SUMMER TRAVEL HEADS UP!
Originally published week of July 9, 2007 in Western Outdoor News
I’m writing this and it’s 4th of July and I am jones-ing for a good old fashioned patriotic parade with flag waving, fried chicken, potato salad and barbecued corn and of course, fireworks. I never get to see that anymore. Say what you will about all the problems in the U.S., but from down here in Baja looking in, the U.S. still has it going on in spades. Judge a country by how many people want to get in! Much to be thankful for.
Now that the kids are outta school, summer vacation is in full swing and the bite finally seems to be on, let me throw some travel tips your way regarding Delta Airlines. We were really excited when Delta decided to bring flights into Baja. Good solid airline finally! Well, I don’t know wassup with them, but I think they are having some problems. I still have nightmares about all the problems last year with Aero California.
If you are travelling in September or October of this year on Delta, check your tickets and give your agent a call. Out of the blue, Delta canceled and changed many of it’s flights in the fall.
Interestingly, there was nothing on it’s website and several travel agents we contacted knew nothing about it. So, we got a hold of Delta’s Atlanta office. The initial agent knew nothing, but when we spoke with a supervisor, she was also surprised but after checking confirmed, “You’re right. We have canceled flights!” Oops!
Fortunately, most have not been canceled, but many more have had schedule changes or are no longer non-stop. You should check just to be safe. I’ve had several clients get refunds and book alternative flights.
Another heads up. In the last month, I have never seen an airlines lose so much luggage or plain even forget people! Even old Aero Cal wasn’t this bad when Cal’s poor service was so legendary that they got to be known as “Aero Maybe” and “Aero Scare-O” even by the Baja locals.
So many flights seem to be having trouble with missing luggage. I use the term “missing” loosely. It’s hard to call it “losing” sometimes. I don’t know if airlines are merely trying to save fuel costs or simply doesn’t anticipate that guys flying to the Baja are fishermen with ice chests and fishing rods, but some anglers have actually been sitting on the plane ready to take off and seen their ice chest and rods removed from the plane.
Some planes arrive and many of the anglers find that many of the ice chests and tubes have been left behind.
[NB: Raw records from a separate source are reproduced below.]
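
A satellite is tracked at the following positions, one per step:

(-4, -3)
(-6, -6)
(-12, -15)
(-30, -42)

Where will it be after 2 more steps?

(-246, -366)

The jumps are (-2, -3), (-6, -9), (-18, -27) — a geometric progression with ratio 3.
step 4: (-30, -42) + (-54, -81) → (-84, -123)
step 5: (-84, -123) + (-162, -243) → (-246, -366)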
That’s not “misplaced.” When one guy’s stuff doesn’t make the flight, that’s “misplaced.” When 20 guys arrive home without their rods, that’s a different story!
Insult to injury, some airlines (not all) charge as much as $100 for extra luggage and rod tubes! This is also happening for flights returning to the states as well. Ice chests filled with fish and tubes packed with rods, never make it back until days later. That does wonders for frozen fish.
As one of my amigos explained to me , who is himself a commercial airline pilot for another carrier, the planes are already packed to the max coming in. If you think about it, a Baja fisherman is now 30, 40, 50 pounds heavier with fish on the way out! He told me that it’s harder for a plane to lift off in hot weather so adjustments have to be made. Your tube full of sticks gets taken off or, heaven forbid, your ice chest full of fillets! It’s not like your trip to Alaska where fish boxes can be kept chilled at the airports.
Tips:
Be early. Last in line stands the great chance of not getting your luggage.
Put tags on all your luggage
Carry on all important documents, medicines, money or important items. Don’t check them in.
Combine as many rods into a tube as possible so you’re not paying extra when you don’t need to
I’m not saying don’t fly. Ninety-nine percent never have problems, but I’d hate for you to be one of the unlucky ones. Just be aware so as to minimalize any potential hitches in your flights down here to Baja so you have a great vacation.
Happy 4th of July everyone. Save me some potato salad. I’ll bring you up-to-date on Shark Norma developments next column. Getting ugly.